EU, UK parliaments summon Facebook chief to explain ‘data breach’, ‘fake news’
BRUSSELS/LONDON: The European Parliament and a British parliamentary committee on Tuesday invited Facebook chief Mark Zuckerberg to speak following revelations that a firm working for Donald Trump’s US presidential campaign harvested data on 50 million users and to answer questions on fake news.
The parliament and the European Commission, the 28-nation EU executive, have already called for an urgent investigation into the scandal.
“We’ve invited Mark Zuckerberg to the European Parliament,” its President Antonio Tajani tweeted.
“Facebook needs to clarify before the representatives of 500 million Europeans that personal data is not being used to manipulate democracy.”
Facebook has faced worldwide criticism over the claims that Cambridge Analytica, the UK data analysis firm hired by Trump’s 2016 campaign, harvested and misused data on 50 million members.
The European Parliament’s Brexit coordinator Guy Verhofstadt, a Belgian former prime minister, also called on the Facebook chief to personally answer the criticisms.
“When is Mark Zuckerberg going to explain what happened with our data? The data breach is an absolute scandal,” tweeted Verhofstadt, who heads the parliament’s liberal group. “The European Parliament must start an investigation.”
The British parliamentary committee summoned Facebook CEO Mark Zuckerberg to answer questions on fake news as authorities step up efforts to determine whether data has been improperly used to influence elections.
The chairman of the UK parliamentary media committee, Damian Collins, said on Tuesday that his group has repeatedly asked Facebook how it uses data and that Facebook officials “have been misleading to the committee.” “It is now time to hear from a senior Facebook executive with the sufficient authority to give an accurate account of this catastrophic failure of process,” Collins wrote in a note addressed directly to Zuckerberg. “Given your commitment at the start of the New Year to ‘fixing’ Facebook, I hope that this representative will be you.”

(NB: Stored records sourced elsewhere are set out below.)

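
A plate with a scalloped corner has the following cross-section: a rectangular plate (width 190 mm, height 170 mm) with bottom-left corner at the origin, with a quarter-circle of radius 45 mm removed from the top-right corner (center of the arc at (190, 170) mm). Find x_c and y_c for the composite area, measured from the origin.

x_c = 91.07 mm, y_c = 81.59 mm

plate: A = 190 × 170 = 32300.00, centroid at (95.00, 85.00).
removed quarter-circle: A = −¼π·45² = -1590.43, centroid at (170.90, 150.90).
ΣA = 30709.57 mm², ΣAx_c = 2796693.06 mm³, ΣAy_c = 2505501.68 mm³.
x_c = 2796693.06/30709.57 = 91.07 mm; y_c = 2505501.68/30709.57 = 81.59 mm.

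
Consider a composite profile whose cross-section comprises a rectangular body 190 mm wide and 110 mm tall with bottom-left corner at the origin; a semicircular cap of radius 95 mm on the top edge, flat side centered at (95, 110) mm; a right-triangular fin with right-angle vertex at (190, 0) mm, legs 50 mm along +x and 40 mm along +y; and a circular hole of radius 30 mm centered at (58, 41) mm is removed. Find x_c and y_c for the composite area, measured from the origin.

x_c = 101.50 mm, y_c = 95.58 mm

rectangular body: A = 190 × 110 = 20900.00, centroid at (95.00, 55.00).
semicircular top: A = ½π·95² = 14176.44, centroid at (95.00, 150.32).
triangular fin: A = ½·50·40 = 1000.00, centroid at (206.67, 13.33).
hole: A = −π·30² = -2827.43, centroid at (58.00, 41.00).
ΣA = 33249.00 mm²
ΣAx_c = (20900.00)(95.00) + (14176.44)(95.00) + (1000.00)(206.67) + (-2827.43)(58.00) = 3374937.03 mm³
ΣAy_c = (20900.00)(55.00) + (14176.44)(150.32) + (1000.00)(13.33) + (-2827.43)(41.00) = 3177899.95 mm³
x_c = 3374937.03 / 33249.00 = 101.50 mm
y_c = 3177899.95 / 33249.00 = 95.58 mm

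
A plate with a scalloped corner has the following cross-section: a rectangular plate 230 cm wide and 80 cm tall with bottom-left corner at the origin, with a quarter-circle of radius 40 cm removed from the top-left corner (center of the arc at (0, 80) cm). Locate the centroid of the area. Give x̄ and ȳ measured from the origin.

Part | A | x̄ᵢ | ȳᵢ | A·x̄ᵢ | A·ȳᵢ
plate | 18400.00 | 115.00 | 40.00 | 2116000.00 | 736000.00
removed quarter-circle | -1256.64 | 16.98 | 63.02 | -21333.33 | -79197.63
Σ | 17143.36 |  |  | 2094666.67 | 656802.37
x̄ = 2094666.67 / 17143.36 = 122.19 cm
ȳ = 656802.37 / 17143.36 = 38.31 cm

x̄ = 122.19 cm, ȳ = 38.31 cm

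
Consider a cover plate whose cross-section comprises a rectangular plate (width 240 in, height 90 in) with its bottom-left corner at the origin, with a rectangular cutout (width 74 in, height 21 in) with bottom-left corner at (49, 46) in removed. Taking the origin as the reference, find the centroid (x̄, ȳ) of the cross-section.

plate: A = 240 × 90 = 21600.00, centroid at (120.00, 45.00).
hole: A = −(74 × 21) = -1554.00, centroid at (86.00, 56.50).
ΣA = 20046.00 in², ΣAx̄ = 2458356.00 in³, ΣAȳ = 884199.00 in³.
x̄ = 2458356.00/20046.00 = 122.64 in; ȳ = 884199.00/20046.00 = 44.11 in.

x̄ = 122.64 in, ȳ = 44.11 in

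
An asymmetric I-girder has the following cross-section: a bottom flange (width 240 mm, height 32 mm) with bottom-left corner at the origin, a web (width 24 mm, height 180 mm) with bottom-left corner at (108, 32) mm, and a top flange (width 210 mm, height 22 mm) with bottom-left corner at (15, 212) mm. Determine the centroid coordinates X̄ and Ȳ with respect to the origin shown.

bottom flange: A = 240 × 32 = 7680.00, centroid at (120.00, 16.00).
web: A = 24 × 180 = 4320.00, centroid at (120.00, 122.00).
top flange: A = 210 × 22 = 4620.00, centroid at (120.00, 223.00).
ΣA = 16620.00 mm²
ΣAX̄ = (7680.00)(120.00) + (4320.00)(120.00) + (4620.00)(120.00) = 1994400.00 mm³
ΣAȲ = (7680.00)(16.00) + (4320.00)(122.00) + (4620.00)(223.00) = 1680180.00 mm³
X̄ = 1994400.00 / 16620.00 = 120.00 mm
Ȳ = 1680180.00 / 16620.00 = 101.09 mm

X̄ = 120.00 mm, Ȳ = 101.09 mm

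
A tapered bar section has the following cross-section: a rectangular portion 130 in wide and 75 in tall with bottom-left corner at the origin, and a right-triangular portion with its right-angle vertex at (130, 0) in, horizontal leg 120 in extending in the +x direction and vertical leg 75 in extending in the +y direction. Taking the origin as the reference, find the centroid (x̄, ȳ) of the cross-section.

x̄ = 98.16 in, ȳ = 33.55 in

Part | A | x̄ᵢ | ȳᵢ | A·x̄ᵢ | A·ȳᵢ
rectangular portion | 9750.00 | 65.00 | 37.50 | 633750.00 | 365625.00
triangular portion | 4500.00 | 170.00 | 25.00 | 765000.00 | 112500.00
Σ | 14250.00 |  |  | 1398750.00 | 478125.00
x̄ = 1398750.00 / 14250.00 = 98.16 in
ȳ = 478125.00 / 14250.00 = 33.55 in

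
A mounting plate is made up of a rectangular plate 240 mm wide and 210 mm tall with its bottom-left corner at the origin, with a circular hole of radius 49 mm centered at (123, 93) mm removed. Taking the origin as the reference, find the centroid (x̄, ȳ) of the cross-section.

plate: A = 240 × 210 = 50400.00, centroid at (120.00, 105.00).
hole: A = −π·49² = -7542.96, centroid at (123.00, 93.00).
ΣA = 42857.04 mm², ΣAx̄ = 5120215.43 mm³, ΣAȳ = 4590504.35 mm³.
x̄ = 5120215.43/42857.04 = 119.47 mm; ȳ = 4590504.35/42857.04 = 107.11 mm.

x̄ = 119.47 mm, ȳ = 107.11 mm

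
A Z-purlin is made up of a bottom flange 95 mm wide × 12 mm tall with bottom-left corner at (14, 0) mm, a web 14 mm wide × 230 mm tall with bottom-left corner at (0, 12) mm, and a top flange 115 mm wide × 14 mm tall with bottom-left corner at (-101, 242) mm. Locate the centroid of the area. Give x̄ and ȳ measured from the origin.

x̄ = 3.79 mm, ȳ = 136.80 mm

Part | A | x̄ᵢ | ȳᵢ | A·x̄ᵢ | A·ȳᵢ
bottom flange | 1140.00 | 61.50 | 6.00 | 70110.00 | 6840.00
web | 3220.00 | 7.00 | 127.00 | 22540.00 | 408940.00
top flange | 1610.00 | -43.50 | 249.00 | -70035.00 | 400890.00
Σ | 5970.00 |  |  | 22615.00 | 816670.00
x̄ = 22615.00 / 5970.00 = 3.79 mm
ȳ = 816670.00 / 5970.00 = 136.80 mm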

The request to appear comes as Britain’s information commissioner said she was using all her legal powers to investigate the social media giant and Cambridge Analytica over the alleged misuse of data.
Commissioner Elizabeth Denham is pursuing a warrant to search Cambridge Analytica’s servers. She has also asked Facebook to cease in its efforts to pursue its own audit of Cambridge Analytica’s data use.
“Our advice to Facebook is to back away and let us go in and do our work,” she said.
Cambridge Analytica said it is committed to helping the UK investigation.
However, Denham gave the firm a deadline to produce the information she requested and it failed to meet it, her office said.
Denham said the prime allegation against Cambridge Analytica is that it acquired personal data in an unauthorised way, adding that the data provisions act requires platforms like Facebook to have strong safeguards against misuse of data.
Chris Wylie, who once worked for Cambridge Analytica, was quoted as saying the company used the data to build psychological profiles so voters could be targeted with ads and stories.
The firm found itself in further allegations of wrongdoing. Britain’s Channel 4 used an undercover investigation to record Cambridge Analytica’s chief executive, Alexander Nix, saying that the company could use unorthodox methods to wage successful political campaigns for clients.